Secondly, it is claimed that the virus does not discriminate. This is true to some extent. But we will have to wait and see whether the epidemiologists and scientists establish that there are medical reasons that explain the hugely disproportionate death toll of black and Asian people. But that disproportion is enormous. One recent report (pdf) found that, between the beginning of February and the end of April 2020, black people in England were 71% more likely than white people to die from COVID-19. And Asian people were 62% more likely.
Worse still, according to a recent report in the Guardian more than sixty per cent of all health workers who have died were classified as BAME. This is a further huge disparity even compared to the general death toll in the population. Of course, it cannot be explained by genetic or other factors – black and Asian people working in the NHS are just a part of the wider community. Instead, the answers as to the disparity must be found in the social conditions of these poor people, including their work conditions.
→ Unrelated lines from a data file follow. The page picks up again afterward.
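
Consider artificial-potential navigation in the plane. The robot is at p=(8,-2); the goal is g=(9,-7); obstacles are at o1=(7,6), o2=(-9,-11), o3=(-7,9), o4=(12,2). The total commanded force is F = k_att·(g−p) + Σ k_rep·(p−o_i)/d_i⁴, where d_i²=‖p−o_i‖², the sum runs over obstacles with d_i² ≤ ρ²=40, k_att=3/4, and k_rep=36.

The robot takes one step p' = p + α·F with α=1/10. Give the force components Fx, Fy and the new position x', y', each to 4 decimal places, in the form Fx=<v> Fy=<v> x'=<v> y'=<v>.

F_att = 3/4·(g−p) = 3/4·(1,-5) = (0.7500,-3.7500)
o1: d²=65 > ρ²=40 → inactive
o2: d²=370 > ρ²=40 → inactive
o3: d²=346 > ρ²=40 → inactive
o4: d²=32 ≤ ρ²=40; F_rep = 36·(-4,-4)/32² = (-0.1406,-0.1406)
F = F_att + ΣF_rep = (0.6094,-3.8906)
p' = p + 1/10·F = (8.0609,-2.3891)

Fx=0.6094 Fy=-3.8906 x'=8.0609 y'=-2.3891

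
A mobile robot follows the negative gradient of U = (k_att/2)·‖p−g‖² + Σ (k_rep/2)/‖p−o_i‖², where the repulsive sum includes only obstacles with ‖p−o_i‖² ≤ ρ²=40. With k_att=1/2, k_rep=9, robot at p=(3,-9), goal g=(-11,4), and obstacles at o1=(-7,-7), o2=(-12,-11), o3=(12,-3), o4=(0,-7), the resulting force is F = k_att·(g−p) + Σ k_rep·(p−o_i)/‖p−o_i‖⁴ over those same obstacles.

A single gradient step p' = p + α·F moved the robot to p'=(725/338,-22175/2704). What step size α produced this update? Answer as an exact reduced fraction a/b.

α = 1/8

F_att = 1/2·(g−p) = 1/2·(-14,13) = (-7.0000,6.5000)
o1: d²=104 > ρ²=40 → inactive
o2: d²=229 > ρ²=40 → inactive
o3: d²=117 > ρ²=40 → inactive
o4: d²=13 ≤ ρ²=40; F_rep = 9·(3,-2)/13² = (0.1598,-0.1065)
F = F_att + ΣF_rep = (-6.8402,6.3935)
Δp = p'−p = (-0.8550,0.7992); α = Δx/Fx = (-289/338) / (-1156/169) = 1/8
check: Δy/Fy = (2161/2704) / (2161/338) = 1/8 ✓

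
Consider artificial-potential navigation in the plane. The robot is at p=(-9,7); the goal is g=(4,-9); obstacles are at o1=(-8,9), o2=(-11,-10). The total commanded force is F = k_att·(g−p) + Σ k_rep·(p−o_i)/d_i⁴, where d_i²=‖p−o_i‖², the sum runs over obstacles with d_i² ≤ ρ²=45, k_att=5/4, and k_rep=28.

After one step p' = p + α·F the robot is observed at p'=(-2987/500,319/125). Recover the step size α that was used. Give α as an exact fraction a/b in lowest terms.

F_att = 5/4·(g−p) = 5/4·(13,-16) = (16.2500,-20.0000)
o1: d²=5 ≤ ρ²=45; F_rep = 28·(-1,-2)/5² = (-1.1200,-2.2400)
o2: d²=293 > ρ²=45 → inactive
F = F_att + ΣF_rep = (15.1300,-22.2400)
Δp = p'−p = (3.0260,-4.4480); α = Δx/Fx = (1513/500) / (1513/100) = 1/5
check: Δy/Fy = (-556/125) / (-556/25) = 1/5 ✓

α = 1/5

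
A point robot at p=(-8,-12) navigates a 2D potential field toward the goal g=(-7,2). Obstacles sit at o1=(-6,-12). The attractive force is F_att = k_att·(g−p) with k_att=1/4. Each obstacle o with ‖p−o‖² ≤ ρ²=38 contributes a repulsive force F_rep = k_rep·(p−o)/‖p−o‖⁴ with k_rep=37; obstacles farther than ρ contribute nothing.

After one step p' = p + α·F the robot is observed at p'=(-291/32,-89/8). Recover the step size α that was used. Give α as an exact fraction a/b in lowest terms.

F_att = 1/4·(g−p) = 1/4·(1,14) = (0.2500,3.5000)
o1: d²=4 ≤ ρ²=38; F_rep = 37·(-2,0)/4² = (-4.6250,0.0000)
F = F_att + ΣF_rep = (-4.3750,3.5000)
Δp = p'−p = (-1.0938,0.8750); α = Δx/Fx = (-35/32) / (-35/8) = 1/4
check: Δy/Fy = (7/8) / (7/2) = 1/4 ✓

α = 1/4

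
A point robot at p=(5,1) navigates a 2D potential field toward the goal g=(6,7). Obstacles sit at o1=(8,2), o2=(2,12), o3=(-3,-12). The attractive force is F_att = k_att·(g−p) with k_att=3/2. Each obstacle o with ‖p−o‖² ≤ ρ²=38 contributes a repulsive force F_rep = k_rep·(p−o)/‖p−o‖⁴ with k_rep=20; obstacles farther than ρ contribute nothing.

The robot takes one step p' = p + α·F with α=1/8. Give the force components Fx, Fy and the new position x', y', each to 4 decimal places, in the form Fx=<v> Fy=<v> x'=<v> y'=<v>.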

It is not that the virus discriminates but that this government and wider society do. This is highlighted by the analysis from the Office for National Statistics (ONS), which stated that, “People living in more deprived areas have experienced COVID-19 mortality rates more than double those living in less deprived areas”. Separately, the ONS also found that people in low-paid, manual jobs face a much greater risk of dying from coronavirus than higher-paid, white-collar workers. Breaking it down, ONS also found that men in low-paid jobs are four times more likely to die from the virus than men in professional occupations, while women working as carers are twice as likely to die as those in professional and technical roles.
So, the effect of the virus is hugely unequal. This is associated with many factors. But successive Tory governments (sometimes aided by the LibDems, sometimes by the DUP) cut housing, the NHS and real pay for the lowest-paid, all of which impact on health. When Boris Johnson said, if you cannot work from home, you should go to work, that will have ensured manual workers were more at risk.
Thirdly, there is the issue of how we will get out of this crisis. It is not by ‘putting the economy first’, and sending lower-paid workers and black and Asian workers back to work to risk disease and death. Under this government we are already experiencing one of the world’s death tolls. We do not need more of the same. Nor do we need ministers who have supported schools’ cuts for a decade expressing fake concerns of about the education of deprived or vulnerable children. This too is all about getting people back to work, otherwise why not the GCSA or A level pupils first? The answer is they do not need carers at home all the time.
Schools should not go back, shops should not reopen and workplaces should not re-start until it is safe. This means both that the number of cases falls to manageable levels and that there is a fully effective system of tracking, tracing and testing the contacts of new cases.
Currently, this is not the case at all. The new cases number in the thousands, way beyond the current capacity to test all contacts. But there is also no system of tracing those contacts at all.
Yet this government wants to press ahead regardless. They clearly seem to believe the health of ordinary people is not their first priority. And it is ordinary workers, many among the lowest paid, as well as black and Asian people who are disproportionately harmed, alongside the carnage they have presided over in the care homes. Our rulers seem to have contempt for those they rule. We must do everything we can to stop them inflicting further damage.